I think originality is the big carrot we writers chase. Even the ones who believe originality is a myth, even the ones who follow three-act formulae, we all want to find that THING. At least some secret part of us does.
Consider this solution, from Dorothea Brande's 1934 classic, BECOMING A WRITER, which I've just read for the first time:
When the pitfall of imitation is safely skirted, one often finds that in the effort to be original an author has pulled and jerked and prodded his story into monstrous form. He will plant dynamite at its crisis, turn the conclusion inside out, betray a character by making him act uncharacteristically, all in the service of the God of Originality.
...So these stories fail from their own inconsistency, although the author has at his command, in the mere exercise of stringent honesty, the best source of consistency for his own work.
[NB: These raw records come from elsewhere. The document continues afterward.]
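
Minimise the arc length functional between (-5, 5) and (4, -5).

Arc-length functional: J[y] = ∫ sqrt(1 + (y')^2) dx.
Lagrangian L = sqrt(1 + (y')^2) has no explicit y dependence, so ∂L/∂y = 0 and the Euler-Lagrange equation gives
    d/dx( y' / sqrt(1 + (y')^2) ) = 0  ⇒  y' / sqrt(1 + (y')^2) = const.
Hence y' is constant, so y(x) is affine.
Fitting the endpoints (-5, 5) and (4, -5):
    slope m = ((-5) − 5) / (4 − (-5)) = -10/9,
    intercept c = 5 − m·(-5) = -5/9.
Extremal: y(x) = (-10/9) x - 5/9.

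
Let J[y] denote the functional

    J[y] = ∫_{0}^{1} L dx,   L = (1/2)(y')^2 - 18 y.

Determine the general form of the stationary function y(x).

The Lagrangian is L = (1/2)(y')^2 - 18 y.
∂L/∂y = -18.
∂L/∂y' = y'.
The Euler-Lagrange equation d/dx(∂L/∂y') − ∂L/∂y = 0 becomes:
    y'' + 18 = 0
General solution: y(x) = -9 x^2 + A x + B, where A and B are arbitrary constants fixed by the endpoint conditions.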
If you can discover what you truly believe about most of the major matters of life, you will be able to write a story which is honest and original and unique. But those are very large "ifs," and it takes hard digging to get at the roots of one's own convictions.
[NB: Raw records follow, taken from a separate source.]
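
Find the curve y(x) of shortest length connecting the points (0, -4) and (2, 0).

Arc-length functional: J[y] = ∫ sqrt(1 + (y')^2) dx.
Lagrangian L = sqrt(1 + (y')^2) has no explicit y dependence, so ∂L/∂y = 0 and the Euler-Lagrange equation gives
    d/dx( y' / sqrt(1 + (y')^2) ) = 0  ⇒  y' / sqrt(1 + (y')^2) = const.
Hence y' is constant, so y(x) is affine.
Fitting the endpoints (0, -4) and (2, 0):
    slope m = (0 − (-4)) / (2 − 0) = 2,
    intercept c = (-4) − m·0 = -4.
Extremal: y(x) = 2 x - 4.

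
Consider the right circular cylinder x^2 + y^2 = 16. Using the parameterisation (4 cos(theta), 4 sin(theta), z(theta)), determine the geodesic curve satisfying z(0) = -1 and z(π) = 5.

Parameterise the cylinder of radius R = 4 as
    r(θ) = (4 cos θ, 4 sin θ, z(θ)).
The arc-length element is
    ds = sqrt(16 + (dz/dθ)^2) dθ,
so the Lagrangian is L = sqrt(16 + z'^2).
L depends on z' only, not on z or θ, so ∂L/∂z = 0 and
    ∂L/∂z' = z' / sqrt(16 + z'^2).
The Euler-Lagrange equation gives
    d/dθ( z' / sqrt(16 + z'^2) ) = 0,
so z' is constant. Integrating once:
    z(θ) = a θ + b,
a helix on the cylinder (a straight line when the cylinder is unrolled). The constants a, b are determined by the endpoint conditions.
With endpoint conditions z(0) = -1 and z(π) = 5: from z(0) = b we get b = -1, and a·π + -1 = 5 gives a = 6/π, so
    z(θ) = (6/π) θ − 1.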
As writers' books go, Brande's falls into more the category of self-help than craft. But lately, I'm finding the self-help category more, well, helpful. I can read a million volumes on narrative shape or musical sentences or making dialogue real--and I enjoy reading these things--but I still have to teach myself to write. We all have to teach ourselves to write. It's like basketball--you might know you suck at freethrows, but the only way to get past that is to stand on the line and shoot. A lot. Identify fundamental weaknesses, sure, but talking about flaws actually fixes diddleysquat.
So I vote for Brande's brand of writing book, at least today I do, and the bulk of it focuses on methods of the "hard digging" she mentions above. She offers several familiar but tried-and-tested solutions: early morning writing to exploit the leftover dreamstate, harnessing the unconscious through meditation (this is pre-1960's mind you), timed daily writing, putting off rereading/revising, close analysis of others' work, rhythmic imitation of others' work, etc. She does NOT push for heavy critiquing/workshopping for beginners, as she finds it cripples more than it helps.
One of her approaches I tried and enjoyed this week: spending some time in a language-free world. No reading, no talk. (Of course, in 1934, this meant closing out far fewer distractions. She warns against the distraction of the telephone. If she only knew the explosion of verbal distractions we face today!) The idea of the exercise: if one doesn't read or hear talk, then the unconscious will bubble up with writing. She encourages walking, knitting, playing solitaire, and other meditative, repetitive physical activities during the text-free time. And during this time, one may think about writing, but one may not write.
For me, this works like a charm. Nothing like forbidding something to make it more attractive. Nothing like setting aside nonproductive time to make my brain more productive. Writing has been going very well this week, and I have a new excuse to knit and pet my new cat.
Highly recommend this book, if you haven't read it already. It's quick and instructive, and way ahead of its time.